In step #6 (the measurement of the cycle time considering waste), a division of the waste can be used that is present in the OEE indicator. Waste is classified based on three parameters: availability, efficiency, and quality. When analysing waste in a process, particular attention must be paid to (1) events that cause production downtime, e. g., breakdowns, conversions, setting of machines, and production changes; (2) factors that cause the production process to be slower than the maximum efficiency of the process, e. g., start-up of machines; (3) events that cause loss of quality, e. g., the reduced efficiency of a machine during start-up.

In addition to the identification of a bottleneck, it is also important to calculate the distance from the identified bottleneck to the next constraint. The calculation of the distance to the next constraint requires to at least measure the process C/T (#5) or the process activity (#4). The detection of a bottleneck and its difference from other processes with regard to efficiency enables a company to take appropriate steps to increase the flow through the bottleneck.

An additional issue is the production system that uses the Lean Manufacturing approach, where the principle of the pull system (Womack & Jones, 1996) is toughly introduced into the manufacturing flow, where the material flow is controlled by Kan-Ban system (Puchkova et al., 2016) and where, e. g., a substantial part of the production flow is organised according to the One Piece Flow method (Eaidgah et al., 2016). The Kan-Ban system relies on pulling small production batches (containers of limited capacity). In such a system, the level of the stock between two cooperation workstations is determined by the number of Kan-Ban cards admitted to the system. If the number of cards determines the stock, the system bottleneck cannot be recognised by the level of waiting/queuing material. However, the bottleneck will be manifested by inactivity at work stations that are not bottlenecks, and the bottleneck will be fully loaded. So, the Process activity time measurement (#4) and the Process C/T measurement (#5) mentioned in Fig. 2 can be fully applicable in these cases. It must be underlined that one important purpose of Kan-Ban, like One Piece Flow, is to balance the manufacturing flow, which implies discovering bottlenecks in the manufacturing value stream and their resolution (Rother & Shook, 1999; Liker, 2004; Hino, 2006). It may be concluded that bottleneck identification is immanently tied to the Lean Manufacturing approach.

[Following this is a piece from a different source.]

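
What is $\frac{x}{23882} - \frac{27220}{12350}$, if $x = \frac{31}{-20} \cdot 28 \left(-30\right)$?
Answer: $- \frac{31699417}{14747135} \approx -2.1495$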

The literature also mentions the appearance of a shifting bottleneck (Thürera & Stevenson, 2018) in the manufacturing system. It means that a bottleneck changes its place in the manufacturing systems due to different circumstances. Is such a case, potentially each of the presented bottleneck identification methods can be used; however, production managers need to have convenient methods prepared to quickly find the answer to the question “Where is the current bottleneck?”

Conclusions

The identification of bottlenecks is important to every company. Bottlenecks have the greatest impact on efficiency because they dictate the pace of the entire production process. The article presented a detailed analysis of methods for the identification of bottlenecks in production systems based on a comprehensive review of publications on this topic. The methods can be divided into two groups. The first group of methods is based on at least one indicator related to the operation of machines or inter-process stocks. The second group of methods is mathematical algorithms.

A method for the detection of bottlenecks in a production system has been developed and constitutes a collection of the bottleneck identification methods that have been described in various publications on this topic. The key stage of this method is an in-depth analysis of the production flow and its division into processes. This makes it possible to understand and evaluate the current status of the system. The recommended method does not require the performance of all the suggested steps. A search for a bottleneck must continue until certainty is reached that a given process is a bottleneck in the system and until important parameters are calculated, based on which it is possible to determine the distance to the next constraint. The recommended method is a flexible tool that can be used for a broad range of production systems.